Specifically, what is up at Island Mountain? The best response is to say that there is a very hardy breed of people, who inhabit this area. If you want to know precisely where the Island is, and you have a map of California in front of you, find the exact spot where Humboldt, Mendocino and Trinity Counties intersect, and you are within spitting distance of the site where we work. There is an antique Ford van, long abandoned, which is just off the road, and marked with a large triangle, painted on its side. There is an H in one corner, an M in the second corner, and a T in the third corner.
I saw the fellow for whom we work last week, and he said there was still snow on the ground up at the Island. Considering how mild this winter has been (driest in Mendocino County since 1923) it just goes to show that Island Mountain is a rugged sort of place. It is located north-east of my home, but to get there, you must travel approximately forty-five minutes, pretty much due north, and then loop around to the right, and start back in the direction from which you just came. There is a road that goes straight across to it, but the road traverses private property, and is protected by a locked gate. Needless to say, locked gates are in ready supply as you make your way back to the Island.

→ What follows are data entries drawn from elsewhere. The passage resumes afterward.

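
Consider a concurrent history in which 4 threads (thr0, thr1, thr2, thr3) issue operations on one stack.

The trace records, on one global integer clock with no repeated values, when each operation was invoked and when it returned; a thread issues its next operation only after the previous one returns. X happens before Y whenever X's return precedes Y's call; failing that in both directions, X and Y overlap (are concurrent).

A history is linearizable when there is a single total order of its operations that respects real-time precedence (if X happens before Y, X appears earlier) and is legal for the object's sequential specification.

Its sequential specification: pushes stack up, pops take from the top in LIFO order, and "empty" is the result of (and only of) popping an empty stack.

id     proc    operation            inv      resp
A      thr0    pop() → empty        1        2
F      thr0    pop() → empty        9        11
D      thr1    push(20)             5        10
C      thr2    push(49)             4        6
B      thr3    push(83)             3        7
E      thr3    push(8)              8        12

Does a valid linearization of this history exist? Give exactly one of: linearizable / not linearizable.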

The closest store is the one in Harris, which is another half-hour past the turn-off for Island Mountain, almost up as far as Garberville. Ironically, the first time I ever went to Harris, was back around 1976, after we had purchased our twenty acres on Bell Springs Road, but before any structures had been built.

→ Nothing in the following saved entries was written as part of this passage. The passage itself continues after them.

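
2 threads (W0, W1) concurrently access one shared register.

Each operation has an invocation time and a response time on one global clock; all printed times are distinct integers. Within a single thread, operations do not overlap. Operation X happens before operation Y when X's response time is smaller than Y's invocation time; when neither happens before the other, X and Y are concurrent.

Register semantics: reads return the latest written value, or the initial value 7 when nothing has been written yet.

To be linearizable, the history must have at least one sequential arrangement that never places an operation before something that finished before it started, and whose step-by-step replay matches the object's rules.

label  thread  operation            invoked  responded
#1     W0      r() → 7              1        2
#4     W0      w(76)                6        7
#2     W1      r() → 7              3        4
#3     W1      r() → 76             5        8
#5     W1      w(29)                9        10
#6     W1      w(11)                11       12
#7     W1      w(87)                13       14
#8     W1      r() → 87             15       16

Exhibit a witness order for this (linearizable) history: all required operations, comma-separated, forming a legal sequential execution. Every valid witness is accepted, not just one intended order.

#1, #2, #4, #3, #5, #6, #7, #8

1. #1 r() → 7, leaving value 7
2. #2 r() → 7, leaving value 7
3. #4 w(76), leaving value 76
4. #3 r() → 76, leaving value 76
5. #5 w(29), leaving value 29
6. #6 w(11), leaving value 11
7. #7 w(87), leaving value 87
8. #8 r() → 87, leaving value 87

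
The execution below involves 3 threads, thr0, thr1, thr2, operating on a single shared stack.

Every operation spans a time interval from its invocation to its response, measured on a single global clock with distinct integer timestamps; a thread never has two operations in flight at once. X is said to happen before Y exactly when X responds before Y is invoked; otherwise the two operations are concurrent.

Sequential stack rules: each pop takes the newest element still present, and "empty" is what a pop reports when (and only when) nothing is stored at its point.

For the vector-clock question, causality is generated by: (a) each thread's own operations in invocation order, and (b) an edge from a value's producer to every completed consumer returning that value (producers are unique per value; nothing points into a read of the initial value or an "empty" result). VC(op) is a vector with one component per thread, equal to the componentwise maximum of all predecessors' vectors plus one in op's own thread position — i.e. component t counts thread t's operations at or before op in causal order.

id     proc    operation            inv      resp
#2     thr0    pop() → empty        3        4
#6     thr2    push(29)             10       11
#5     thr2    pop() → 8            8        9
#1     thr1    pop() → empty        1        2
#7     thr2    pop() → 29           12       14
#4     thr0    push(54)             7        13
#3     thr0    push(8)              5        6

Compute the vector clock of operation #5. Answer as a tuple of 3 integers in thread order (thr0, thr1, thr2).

(2, 0, 1)

VC(#1, invoked at 1): no causal predecessors; +1 on thr1 → (0, 1, 0)
VC(#2, invoked at 3): no causal predecessors; +1 on thr0 → (1, 0, 0)
from VC(#2)=(1, 0, 0), #3 (invoked 5) maxes components and bumps thr0 → (2, 0, 0)
from VC(#3)=(2, 0, 0), #5 (invoked 8) maxes components and bumps thr2 → (2, 0, 1)
from VC(#3)=(2, 0, 0), #4 (invoked 7) maxes components and bumps thr0 → (3, 0, 0)
from VC(#5)=(2, 0, 1), #6 (invoked 10) maxes components and bumps thr2 → (2, 0, 2)
from VC(#6)=(2, 0, 2), #7 (invoked 12) maxes components and bumps thr2 → (2, 0, 3)
target: VC(#5) = (2, 0, 1)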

We were returning from a camping trip which had seen us get as far north as Vancouver, in Old Paint, my ’62 VW bus, when Old Paint developed technical difficulties-serious to the point where it could not travel more than fifteen to twenty miles per hour, without the engine emitting a clanking noise that unmistakably shouted out, “crankshaft bearings wasted.”
We were up in the Shasta area, and pulled in at Hayfork, sitting in the shadow of Mount Shasta. I had a couple of ideas that I thought might buy us a little more time, and stopped in at an auto-parts house to see how extensive their supply of VW parts was. The man behind the counter was truly clueless, to the point where I asked him if he minded if I came around the counter and looked through his catalogs myself. “Help yourself,” he said, gratefully. Though I found what I was looking for, and made the necessary repairs on the side of the road, it was not enough.

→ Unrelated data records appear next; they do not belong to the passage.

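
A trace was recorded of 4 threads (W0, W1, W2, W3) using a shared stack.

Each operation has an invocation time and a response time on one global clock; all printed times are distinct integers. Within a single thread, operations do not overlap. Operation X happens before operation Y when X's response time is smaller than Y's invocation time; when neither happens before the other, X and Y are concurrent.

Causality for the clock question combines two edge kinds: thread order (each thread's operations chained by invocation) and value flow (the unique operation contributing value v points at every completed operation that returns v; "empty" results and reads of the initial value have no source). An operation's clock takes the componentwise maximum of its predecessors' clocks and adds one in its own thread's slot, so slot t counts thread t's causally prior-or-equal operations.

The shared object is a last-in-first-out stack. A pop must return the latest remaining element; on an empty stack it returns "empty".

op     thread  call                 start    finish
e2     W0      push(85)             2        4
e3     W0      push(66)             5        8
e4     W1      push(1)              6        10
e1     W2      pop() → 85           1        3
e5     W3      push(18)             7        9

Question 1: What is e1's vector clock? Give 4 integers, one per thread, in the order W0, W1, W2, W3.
Answer: (1, 0, 1, 0)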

Looking at our map of California, we determined that we could make our way down the center of our great state, via dirt roads, all the way to Bell Springs. Though there were no signs whatsoever, by continuously asking directions whenever we were lucky enough to encounter other folks, we managed to make the fourteen-hour journey and arrived at our property just as night fell. I had known that my folks were up there (all the way from Los Angeles) and that they had their campsite set up, so we were greeted with open arms, a hot fire and dinner. Pretty nice, considering this was before the era of cell phones and we had no way to communicate. It was all part of the plan.
Now when I travel the road to Island Mountain, even though it takes as long as it does to get there, I think back to that first journey, and chuckle to myself. There is minimal phone service while on the road, but once we get to the Island, we are so high up in the air (4,313 feet at its highest point) that the phone service is restored. We even pick up great radio reception from Eureka. The construction work we do is appreciated, and pays well, but we really have to want to be there; otherwise, the three-to-four hour, round-trip commute would put a real damper on our spirits.
But Casey and I do not like to operate under a cloud, so we make the best of the commute, chattering away like a couple of magpies, as we contemplate the universe of a couple of working Joes. It pays well and the hard work is greatly appreciated, so we continue to make the journey, as often as we can. It’s all good, as Casey would say.